Quantum computers promise to efficiently solve important problems that are intractable on a conventional computer. For quantum systems, where the dimension of the problem space grows exponentially, finding the eigenvalues of certain operators is one such intractable problem and remains a fundamental challenge. The quantum phase estimation algorithm can efficiently find the eigenvalue of a given eigenvector but requires fully coherent evolution. We present an alternative approach that greatly reduces the requirements for coherent evolution and we combine this method with a new approach to state preparation based on ansätze and classical optimization. We have implemented the algorithm by combining a small-scale photonic quantum processor with a conventional computer. We experimentally demonstrate the feasibility of this approach with an example from quantum chemistry: calculating the ground state molecular energy for He-H+, to within chemical accuracy. The proposed approach, by drastically reducing the coherence time requirements, enhances the potential of the quantum resources available today and in the near future.

Figures (4)

• Figure 1: Architecture of the quantum-variational eigensolver. Algorithm 1: Quantum states that have been previously prepared, are fed into the quantum modules which compute $\mathinner{\langle{{\cal H}_i}\rangle}$, where ${\cal H}_i$ is any given term in the sum defining ${\cal H}$. The results are passed to the CPU which computes $\mathinner{\langle{{\cal H}}\rangle}$. Algorithm 2: The classical minimization algorithm, run on the CPU, takes $\mathinner{\langle{{\cal H}}\rangle}$ and determines the new state parameters, which are then fed back to the QPU.

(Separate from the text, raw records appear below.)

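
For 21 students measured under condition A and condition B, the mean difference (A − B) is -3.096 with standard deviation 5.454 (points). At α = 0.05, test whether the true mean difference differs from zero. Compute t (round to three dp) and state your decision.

H0: μ_d = 0; H1: μ_d ≠ 0 (paired t-test on the differences, two-sided).
t = d̄/(s_d/√n) = -3.096/(5.454/√21) = -2.601
df = n − 1 = 20
Two-sided p-value ≈ 0.017
Since p ≈ 0.017 < α = 0.05, reject H0; the data support H1.

t = -2.601; reject H0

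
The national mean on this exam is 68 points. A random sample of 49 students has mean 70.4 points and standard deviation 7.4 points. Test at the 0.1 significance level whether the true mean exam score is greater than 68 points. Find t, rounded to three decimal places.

H0: μ = 68; H1: μ > 68 (one-sample t-test, right-tailed).
t = (x̄ − μ₀)/(s/√n) = (70.4 − 68)/(7.4/√49) = 2.270
df = n − 1 = 48
p-value = P(T ≥ 2.270) ≈ 0.0139
Since p ≈ 0.0139 < α = 0.1, reject H0; the data support H1.

2.270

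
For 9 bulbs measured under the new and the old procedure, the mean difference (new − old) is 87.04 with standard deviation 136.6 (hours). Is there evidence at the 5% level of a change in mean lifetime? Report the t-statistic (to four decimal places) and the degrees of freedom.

t = 1.9116, df = 8

H0: μ_d = 0; H1: μ_d ≠ 0 (paired t-test on the differences, two-sided).
t = d̄/(s_d/√n) = 87.04/(136.6/√9) = 1.9116
df = n − 1 = 8
Two-sided p-value ≈ 0.092
Since p ≈ 0.092 > α = 0.05, fail to reject H0; the data do not provide sufficient evidence against H0.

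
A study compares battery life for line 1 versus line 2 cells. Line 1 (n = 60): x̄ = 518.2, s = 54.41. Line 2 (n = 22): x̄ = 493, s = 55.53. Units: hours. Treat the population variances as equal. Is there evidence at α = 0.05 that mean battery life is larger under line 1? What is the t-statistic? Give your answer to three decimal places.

1.848

Let group 1 = line 1, group 2 = line 2. H0: μ_1 = μ_2; H1: μ_1 > μ_2 (two-sample pooled-variance t-test, right-tailed).
s_p² = [(60−1)·54.41² + (22−1)·55.53²]/(60+22−2) = 2992.77
t = (518.2 − 493)/√[2992.77·(1/60 + 1/22)] = 1.848
df = n₁ + n₂ − 2 = 80
p-value = P(T ≥ 1.848) ≈ 0.034
Since p ≈ 0.034 < α = 0.05, reject H0; the data support H1.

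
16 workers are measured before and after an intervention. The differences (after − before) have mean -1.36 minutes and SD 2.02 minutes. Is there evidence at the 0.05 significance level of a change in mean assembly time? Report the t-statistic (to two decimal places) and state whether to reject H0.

t = -2.69; reject H0

H0: μ_d = 0; H1: μ_d ≠ 0 (paired t-test on the differences, two-sided).
t = d̄/(s_d/√n) = -1.36/(2.02/√16) = -2.69
df = n − 1 = 15
Two-sided p-value ≈ 0.0167
Since p ≈ 0.0167 < α = 0.05, reject H0; the data support H1.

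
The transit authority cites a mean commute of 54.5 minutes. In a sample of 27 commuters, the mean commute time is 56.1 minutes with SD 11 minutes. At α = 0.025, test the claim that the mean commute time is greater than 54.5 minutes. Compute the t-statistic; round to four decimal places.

0.7558

H0: μ = 54.5; H1: μ > 54.5 (one-sample t-test, right-tailed).
t = (x̄ − μ₀)/(s/√n) = (56.1 − 54.5)/(11/√27) = 0.7558
df = n − 1 = 26
p-value = P(T ≥ 0.7558) ≈ 0.2283
Since p ≈ 0.2283 > α = 0.025, fail to reject H0; the evidence is not statistically significant.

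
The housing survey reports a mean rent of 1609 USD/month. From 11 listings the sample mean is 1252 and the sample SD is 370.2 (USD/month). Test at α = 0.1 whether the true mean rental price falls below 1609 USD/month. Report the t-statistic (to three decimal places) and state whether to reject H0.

H0: μ = 1609; H1: μ < 1609 (one-sample t-test, left-tailed).
t = (x̄ − μ₀)/(s/√n) = (1252 − 1609)/(370.2/√11) = -3.198
df = n − 1 = 10
p-value = P(T ≤ -3.198) ≈ 0.005
Since p ≈ 0.005 < α = 0.1, reject H0; the evidence is statistically significant.

t = -3.198; reject H0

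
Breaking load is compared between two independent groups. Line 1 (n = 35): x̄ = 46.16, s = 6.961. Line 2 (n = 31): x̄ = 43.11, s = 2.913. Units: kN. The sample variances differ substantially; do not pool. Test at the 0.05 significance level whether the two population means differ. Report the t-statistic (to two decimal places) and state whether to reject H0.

t = 2.37; reject H0

Let group 1 = line 1, group 2 = line 2. H0: μ_1 = μ_2; H1: μ_1 ≠ μ_2 (Welch's two-sample t-test, two-sided).
t = (x̄_1 − x̄_2)/√(s_1²/n_1 + s_2²/n_2) = (46.16 − 43.11)/√(6.961²/35 + 2.913²/31) = 2.37
Welch–Satterthwaite df ≈ 46.70
Two-sided p-value ≈ 0.022
Since p ≈ 0.022 < α = 0.05, reject H0; the data support H1.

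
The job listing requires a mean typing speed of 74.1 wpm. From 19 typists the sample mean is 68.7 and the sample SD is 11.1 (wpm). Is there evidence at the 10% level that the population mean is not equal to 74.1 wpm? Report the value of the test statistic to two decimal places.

-2.12

H0: μ = 74.1; H1: μ ≠ 74.1 (one-sample t-test, two-sided).
t = (x̄ − μ₀)/(s/√n) = (68.7 − 74.1)/(11.1/√19) = -2.12
df = n − 1 = 18
Two-sided p-value ≈ 0.048
Since p ≈ 0.048 < α = 0.1, reject H0; the evidence is statistically significant.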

• Figure 2: Experimental implementation of our scheme. (a) Quantum state preparation and measurement of the expectation values $\langle \psi | \sigma_i \otimes \sigma_j | \psi \rangle$ are performed using a quantum photonic chip. Photon pairs, generated using spontaneous parametric down-conversion are injected into the waveguides encoding the $\mathinner{|{00}\rangle}$ state. The state $\mathinner{|{\psi}\rangle}$ is prepared using thermal phase shifters $\phi_{1-8}$ (orange rectangles) and one CNOT gate and measured using photon detectors. Coincidence count rates from the detectors $\hbox{D}_{1-4}$ are passed to the CPU running the optimization algorithm. This computes the set of parameters for the next state and writes them to the quantum device. (b) A photograph of the QPU.

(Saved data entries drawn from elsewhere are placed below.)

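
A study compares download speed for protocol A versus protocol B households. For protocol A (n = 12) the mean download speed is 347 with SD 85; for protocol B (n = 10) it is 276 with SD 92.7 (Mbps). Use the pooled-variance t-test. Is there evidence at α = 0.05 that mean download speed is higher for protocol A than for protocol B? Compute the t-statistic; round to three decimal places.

Let group 1 = protocol A, group 2 = protocol B. H0: μ_1 = μ_2; H1: μ_1 > μ_2 (two-sample pooled-variance t-test, right-tailed).
s_p² = [(12−1)·85² + (10−1)·92.7²]/(12+10−2) = 7840.73
t = (347 − 276)/√[7840.73·(1/12 + 1/10)] = 1.873
df = n₁ + n₂ − 2 = 20
p-value = P(T ≥ 1.873) ≈ 0.0379
Since p ≈ 0.0379 < α = 0.05, reject H0; the data support H1.

1.873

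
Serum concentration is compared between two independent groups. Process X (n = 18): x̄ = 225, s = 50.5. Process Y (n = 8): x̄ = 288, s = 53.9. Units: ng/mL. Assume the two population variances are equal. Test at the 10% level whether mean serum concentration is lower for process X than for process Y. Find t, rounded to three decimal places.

-2.878

Let group 1 = process X, group 2 = process Y. H0: μ_1 = μ_2; H1: μ_1 < μ_2 (two-sample pooled-variance t-test, left-tailed).
s_p² = [(18−1)·50.5² + (8−1)·53.9²]/(18+8−2) = 2653.78
t = (225 − 288)/√[2653.78·(1/18 + 1/8)] = -2.878
df = n₁ + n₂ − 2 = 24
p-value = P(T ≤ -2.878) ≈ 0.0041
Since p ≈ 0.0041 < α = 0.1, reject H0; the data support H1.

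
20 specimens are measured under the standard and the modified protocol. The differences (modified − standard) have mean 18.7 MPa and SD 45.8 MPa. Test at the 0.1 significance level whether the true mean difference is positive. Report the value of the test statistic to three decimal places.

H0: μ_d = 0; H1: μ_d > 0 (paired t-test on the differences, right-tailed).
t = d̄/(s_d/√n) = 18.7/(45.8/√20) = 1.826
df = n − 1 = 19
p-value = P(T ≥ 1.826) ≈ 0.0418
Since p ≈ 0.0418 < α = 0.1, reject H0; the evidence is statistically significant.

1.826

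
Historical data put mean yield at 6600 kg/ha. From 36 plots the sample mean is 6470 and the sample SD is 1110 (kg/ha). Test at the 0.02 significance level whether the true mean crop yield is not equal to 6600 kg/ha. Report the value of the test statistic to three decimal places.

H0: μ = 6600; H1: μ ≠ 6600 (one-sample t-test, two-sided).
t = (x̄ − μ₀)/(s/√n) = (6470 − 6600)/(1110/√36) = -0.703
df = n − 1 = 35
Two-sided p-value ≈ 0.4869
Since p ≈ 0.4869 > α = 0.02, fail to reject H0; the evidence is not statistically significant.

-0.703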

• Figure 3: Finding the ground state of $\hbox{He-H}^+$ for a specific molecular separation, $R=90$ pm. (a) Experimentally computed energy $\mathinner{\langle{{\cal H}}\rangle}$ (colored dots) as a function of the optimization step $j$. The color represents the tangle (degree of entanglement) of the physical state, estimated directly from the state parameters $\{\phi_i^j\}$. The red lines indicate the energy levels of ${\cal H}(R)$. The optimization algorithm clearly converges to the ground state of the molecule, which has small but non zero tangle. The crosses show the energy calculated at each experimental step, assuming an ideal quantum device. (b) Overlap $|\mathinner{\langle{\psi^{j} | \psi^{G}}\rangle}|$ between the experimentally computed state $\mathinner{|{\psi^{j}}\rangle}$ at each the optimization step $j$ and the theoretical ground state of ${\cal H}$, $\mathinner{|{\psi^G}\rangle}$. Further details are provided in the Appendix.

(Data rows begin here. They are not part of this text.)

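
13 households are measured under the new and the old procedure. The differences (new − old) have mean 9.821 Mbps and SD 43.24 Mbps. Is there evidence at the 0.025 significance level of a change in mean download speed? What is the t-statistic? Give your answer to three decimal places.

H0: μ_d = 0; H1: μ_d ≠ 0 (paired t-test on the differences, two-sided).
t = d̄/(s_d/√n) = 9.821/(43.24/√13) = 0.819
df = n − 1 = 12
Two-sided p-value ≈ 0.4288
Since p ≈ 0.4288 > α = 0.025, fail to reject H0; the data do not provide sufficient evidence against H0.

0.819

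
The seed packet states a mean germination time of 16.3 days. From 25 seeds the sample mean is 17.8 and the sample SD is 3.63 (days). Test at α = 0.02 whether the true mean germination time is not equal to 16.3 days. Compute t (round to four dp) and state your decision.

t = 2.0661; fail to reject H0

H0: μ = 16.3; H1: μ ≠ 16.3 (one-sample t-test, two-sided).
t = (x̄ − μ₀)/(s/√n) = (17.8 − 16.3)/(3.63/√25) = 2.0661
df = n − 1 = 24
Two-sided p-value ≈ 0.050
Since p ≈ 0.050 > α = 0.02, fail to reject H0; the data do not provide sufficient evidence against H0.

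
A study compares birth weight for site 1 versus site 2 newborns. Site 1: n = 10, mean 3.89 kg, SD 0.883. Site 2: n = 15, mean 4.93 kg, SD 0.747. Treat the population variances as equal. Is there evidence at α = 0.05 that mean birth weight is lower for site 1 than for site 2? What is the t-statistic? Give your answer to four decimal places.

Let group 1 = site 1, group 2 = site 2. H0: μ_1 = μ_2; H1: μ_1 < μ_2 (two-sample pooled-variance t-test, left-tailed).
s_p² = [(10−1)·0.883² + (15−1)·0.747²]/(10+15−2) = 0.644753
t = (3.89 − 4.93)/√[0.644753·(1/10 + 1/15)] = -3.1726
df = n₁ + n₂ − 2 = 23
p-value = P(T ≤ -3.1726) ≈ 0.002
Since p ≈ 0.002 < α = 0.05, reject H0; the data support H1.

-3.1726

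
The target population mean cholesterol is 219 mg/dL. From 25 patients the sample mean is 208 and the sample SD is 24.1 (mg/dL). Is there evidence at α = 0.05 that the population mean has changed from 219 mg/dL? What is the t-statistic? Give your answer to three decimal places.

-2.282

H0: μ = 219; H1: μ ≠ 219 (one-sample t-test, two-sided).
t = (x̄ − μ₀)/(s/√n) = (208 − 219)/(24.1/√25) = -2.282
df = n − 1 = 24
Two-sided p-value ≈ 0.032
Since p ≈ 0.032 < α = 0.05, reject H0; the evidence is statistically significant.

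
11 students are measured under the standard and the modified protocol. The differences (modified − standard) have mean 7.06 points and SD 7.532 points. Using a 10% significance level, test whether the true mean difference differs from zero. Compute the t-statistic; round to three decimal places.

3.109

H0: μ_d = 0; H1: μ_d ≠ 0 (paired t-test on the differences, two-sided).
t = d̄/(s_d/√n) = 7.06/(7.532/√11) = 3.109
df = n − 1 = 10
Two-sided p-value ≈ 0.0111
Since p ≈ 0.0111 < α = 0.1, reject H0; the data support H1.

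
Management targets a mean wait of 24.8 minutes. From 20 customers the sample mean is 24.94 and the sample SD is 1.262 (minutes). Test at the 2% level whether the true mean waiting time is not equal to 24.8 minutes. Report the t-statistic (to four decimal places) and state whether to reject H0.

H0: μ = 24.8; H1: μ ≠ 24.8 (one-sample t-test, two-sided).
t = (x̄ − μ₀)/(s/√n) = (24.94 − 24.8)/(1.262/√20) = 0.4961
df = n − 1 = 19
Two-sided p-value ≈ 0.6255
Since p ≈ 0.6255 > α = 0.02, fail to reject H0; the evidence is not statistically significant.

t = 0.4961; fail to reject H0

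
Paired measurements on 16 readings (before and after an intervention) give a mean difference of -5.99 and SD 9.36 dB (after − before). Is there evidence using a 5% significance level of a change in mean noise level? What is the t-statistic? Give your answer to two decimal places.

-2.56

H0: μ_d = 0; H1: μ_d ≠ 0 (paired t-test on the differences, two-sided).
t = d̄/(s_d/√n) = -5.99/(9.36/√16) = -2.56
df = n − 1 = 15
Two-sided p-value ≈ 0.022
Since p ≈ 0.022 < α = 0.05, reject H0; the evidence is statistically significant.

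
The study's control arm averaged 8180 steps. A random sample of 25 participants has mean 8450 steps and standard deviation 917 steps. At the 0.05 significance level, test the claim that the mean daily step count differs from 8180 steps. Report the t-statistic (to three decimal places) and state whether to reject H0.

H0: μ = 8180; H1: μ ≠ 8180 (one-sample t-test, two-sided).
t = (x̄ − μ₀)/(s/√n) = (8450 − 8180)/(917/√25) = 1.472
df = n − 1 = 24
Two-sided p-value ≈ 0.154
Since p ≈ 0.154 > α = 0.05, fail to reject H0; the evidence is not statistically significant.

t = 1.472; fail to reject H0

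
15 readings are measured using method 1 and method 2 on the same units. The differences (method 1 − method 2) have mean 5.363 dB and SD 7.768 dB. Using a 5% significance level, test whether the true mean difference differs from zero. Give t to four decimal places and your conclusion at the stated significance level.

t = 2.6739; reject H0

H0: μ_d = 0; H1: μ_d ≠ 0 (paired t-test on the differences, two-sided).
t = d̄/(s_d/√n) = 5.363/(7.768/√15) = 2.6739
df = n − 1 = 14
Two-sided p-value ≈ 0.018
Since p ≈ 0.018 < α = 0.05, reject H0; the evidence is statistically significant.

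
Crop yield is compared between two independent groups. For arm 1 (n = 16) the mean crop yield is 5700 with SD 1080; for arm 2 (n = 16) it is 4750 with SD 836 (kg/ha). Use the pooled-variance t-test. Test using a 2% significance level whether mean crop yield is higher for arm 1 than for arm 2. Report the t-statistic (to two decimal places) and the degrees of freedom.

Let group 1 = arm 1, group 2 = arm 2. H0: μ_1 = μ_2; H1: μ_1 > μ_2 (two-sample pooled-variance t-test, right-tailed).
s_p² = [(16−1)·1080² + (16−1)·836²]/(16+16−2) = 932648
t = (5700 − 4750)/√[932648·(1/16 + 1/16)] = 2.78
df = n₁ + n₂ − 2 = 30
p-value = P(T ≥ 2.78) ≈ 0.0046
Since p ≈ 0.0046 < α = 0.02, reject H0; the evidence is statistically significant.

t = 2.78, df = 30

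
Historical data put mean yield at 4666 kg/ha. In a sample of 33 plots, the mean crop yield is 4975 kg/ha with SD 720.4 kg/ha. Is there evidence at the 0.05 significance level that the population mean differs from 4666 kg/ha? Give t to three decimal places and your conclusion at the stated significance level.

H0: μ = 4666; H1: μ ≠ 4666 (one-sample t-test, two-sided).
t = (x̄ − μ₀)/(s/√n) = (4975 − 4666)/(720.4/√33) = 2.464
df = n − 1 = 32
Two-sided p-value ≈ 0.0193
Since p ≈ 0.0193 < α = 0.05, reject H0; the evidence is statistically significant.

t = 2.464; reject H0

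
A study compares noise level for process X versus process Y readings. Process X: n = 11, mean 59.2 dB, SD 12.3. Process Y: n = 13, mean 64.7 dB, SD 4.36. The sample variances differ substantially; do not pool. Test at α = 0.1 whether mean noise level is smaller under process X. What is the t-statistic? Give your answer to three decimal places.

-1.410

Let group 1 = process X, group 2 = process Y. H0: μ_1 = μ_2; H1: μ_1 < μ_2 (Welch's two-sample t-test, left-tailed).
t = (x̄_1 − x̄_2)/√(s_1²/n_1 + s_2²/n_2) = (59.2 − 64.7)/√(12.3²/11 + 4.36²/13) = -1.410
Welch–Satterthwaite df ≈ 12.13
p-value = P(T ≤ -1.410) ≈ 0.0918
Since p ≈ 0.0918 < α = 0.1, reject H0; the evidence is statistically significant.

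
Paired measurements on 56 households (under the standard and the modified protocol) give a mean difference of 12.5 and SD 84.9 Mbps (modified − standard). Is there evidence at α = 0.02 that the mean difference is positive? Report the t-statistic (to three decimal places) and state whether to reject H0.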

• Figure 4: Bond dissociation curve of the $\hbox{He-H}^+$ molecule. This curve is obtained by repeated computation of the ground state energy (as shown in Fig. \ref{['optimization']}) for several ${\cal H}(R)$. The magnified plot shows that after correction for the measured systematic error, the data overlap with the theoretical energy curve and importantly we can resolve the molecular separation of minimal energy. Error bars show the standard deviation of the computed energy.